It ain’t the data that was unstructured.

Stone Tech

Photo from wallyg on Flickr under Creative Commons license

So we’re told in a report on e-commerce search engines from, incredibly, May 2012. On the surface, the reporter got it wrong, as they’re wont to do when reporting outside their areas of expertise. The eBay data clearly was structured in a database rather than distributed across random, idiosyncratically formatted documents, which is what unstructured means in this context. The lack of structure was in eBay’s use of its data. Can a company that size and THAT dependent on search really have been limping along with an algorithm that “takes a query and matches it faithfully against the title of items”? Effing eBay was content with SQL string matching in a single effing field??? Apparently technology isn’t a key determinant of success if a company can post solid financial results over a long time even with the limitations of systems as dusty as that.

The search engine project takes time because eBay’s online marketplace has so much variable information from millions of listings that are described differently by each seller – something known as unstructured data in the tech world.

Threat to Google?

The article asks, but it also answers: No, probably not, given the headstart Google has on these e-commerce pretenders. And the reasons aren’t just technical, or even mostly so. The use case for eBay’s or WalMart’s search starts with someone happy to get results from within those silos, so they’ve already missed the key context for people’s product searches: Buyers don’t want a product specifically from one catalog or another, they just want the damn product. Google gets that. (In some ways it has invented that, or at least nurtured it, because its pioneering reach across silos has opened gaping holes in brand loyalty just by making the options so easy to find.) If the search people at one or another e-commerce outfit really believe people will start with their own proprietary single-box interfaces, they’re making the terrible mistake of believing their own marketing messaging.

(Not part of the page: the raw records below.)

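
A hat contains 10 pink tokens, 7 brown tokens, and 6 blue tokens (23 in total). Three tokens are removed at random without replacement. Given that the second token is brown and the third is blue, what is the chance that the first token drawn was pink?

10/21

P(first=pink and the second token is brown and the third is blue) = (10/23)·(7/22)·(6/21) = 10/253.
P(E) = Σ over first color = 10/253 + 6/253 + 5/253 = 21/253.
By Bayes, P(first=pink | E) = 10/253 / 21/253 = 10/21 ≈ 0.4762.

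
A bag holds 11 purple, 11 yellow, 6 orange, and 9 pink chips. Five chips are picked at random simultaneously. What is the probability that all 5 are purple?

2/1887

Unordered draws without replacement: count favorable combinations over C(37,5).
Favorable = C(11,5) · C(11,0) · C(6,0) · C(9,0) = 462; total = C(37,5) = 435897.
P = 462/435897 = 2/1887 ≈ 0.0011.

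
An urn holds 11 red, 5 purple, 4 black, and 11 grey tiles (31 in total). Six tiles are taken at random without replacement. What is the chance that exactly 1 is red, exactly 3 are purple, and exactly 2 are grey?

6050/736281

Unordered draws without replacement: count favorable combinations over C(31,6).
Favorable = C(11,1) · C(5,3) · C(4,0) · C(11,2) = 6050; total = C(31,6) = 736281.
P = 6050/736281 = 6050/736281 ≈ 0.0082.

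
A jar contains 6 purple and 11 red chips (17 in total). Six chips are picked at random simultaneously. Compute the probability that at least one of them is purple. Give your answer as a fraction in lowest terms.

Use the complement: P(at least one purple) = 1 − P(no purple).
P(none) = C(11,6)/C(17,6) = 462/12376.
So P = 1 − 462/12376 = 851/884 ≈ 0.9627.

851/884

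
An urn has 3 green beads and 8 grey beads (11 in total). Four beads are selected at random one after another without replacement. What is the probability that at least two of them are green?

46/165

Sum the hypergeometric tail for j = 2,…,3 green beads.
Favorable = C(3,2)·C(8,2) + C(3,3)·C(8,1) = 92; total = C(11,4) = 330.
P = 92/330 = 46/165 ≈ 0.2788.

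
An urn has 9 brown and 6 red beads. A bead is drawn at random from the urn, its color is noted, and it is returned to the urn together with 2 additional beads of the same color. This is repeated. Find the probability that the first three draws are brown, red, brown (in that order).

198/1615

Track the composition after each reinforcement of +2.
P = (9/15) · (6/17) · (11/19) = 198/1615 ≈ 0.1226.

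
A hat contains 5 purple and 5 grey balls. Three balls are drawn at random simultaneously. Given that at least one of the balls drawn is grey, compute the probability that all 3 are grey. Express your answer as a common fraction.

1/11

P(all 3 grey) = C(5,3)/C(10,3) = 1/12; P(at least one grey) = 1 − C(5,3)/C(10,3) = 11/12.
Since 'all 3 grey' ⊆ 'at least one grey', P(all 3 | at least one) = 1/12 / 11/12 = 1/11 ≈ 0.0909.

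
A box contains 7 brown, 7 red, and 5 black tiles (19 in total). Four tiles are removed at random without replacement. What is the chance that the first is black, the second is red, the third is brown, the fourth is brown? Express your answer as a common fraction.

245/15504

Multiply the conditional probability of each draw in order, without replacement, so each draw removes one from its color and from the total.
P = (5/19) · (7/18) · (7/17) · (6/16) = 245/15504 ≈ 0.0158.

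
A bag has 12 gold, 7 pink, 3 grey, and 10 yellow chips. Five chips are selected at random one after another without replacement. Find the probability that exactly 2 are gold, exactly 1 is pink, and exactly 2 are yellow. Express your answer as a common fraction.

1485/14384

Unordered draws without replacement: count favorable combinations over C(32,5).
Favorable = C(12,2) · C(7,1) · C(3,0) · C(10,2) = 20790; total = C(32,5) = 201376.
P = 20790/201376 = 1485/14384 ≈ 0.1032.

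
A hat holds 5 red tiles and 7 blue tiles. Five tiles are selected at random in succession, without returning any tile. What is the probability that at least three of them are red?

41/132

Sum the hypergeometric tail for j = 3,…,5 red tiles.
Favorable = C(5,3)·C(7,2) + C(5,4)·C(7,1) + C(5,5)·C(7,0) = 246; total = C(12,5) = 792.
P = 246/792 = 41/132 ≈ 0.3106.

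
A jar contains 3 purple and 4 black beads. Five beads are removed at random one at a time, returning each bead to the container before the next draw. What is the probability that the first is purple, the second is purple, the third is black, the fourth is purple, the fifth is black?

Multiply the conditional probability of each draw in order, with replacement (the composition resets each draw).
P = (3/7) · (3/7) · (4/7) · (3/7) · (4/7) = 432/16807 ≈ 0.0257.

432/16807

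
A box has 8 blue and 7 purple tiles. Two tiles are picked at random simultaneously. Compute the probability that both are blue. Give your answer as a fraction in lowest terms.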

But the more interesting stuff in the article is in the discussion of that “red dress” search on the Goog. They’re the ones dealing with the unstructured data scattered across the DIVs and TDs of the Web, but they’ve obviously managed to read the semantic cues well enough to suss out some underlying structure. For all the complaining we hear about the indiscriminate, blunt-force tactics of single-box search, Google obviously has managed to infer categories and act on them to structure a display relevant to users. And as reported elsewhere they’re building out that structure in a rather disciplined and targeted way, in part through their integration of Freebase. They’ve done and are doing more with the truly unstructured data of the web than are competitors with long histories of carefully structuring their information, in part because those competitors haven’t bothered to build anything user-facing on top of those carefully constructed foundations.

So when people complain about searchers satisficing within the unstructured mess of Google results — and I’m looking at YOU, librarians — maybe they should take a peak under the hood themselves, possibly learning a lesson or two in the process about how to define a use case and what to do about it after you’re finished. Library systems, AND vendors, are a lot closer to the stone-age technology that eBay is only now replacing than they are to anything current.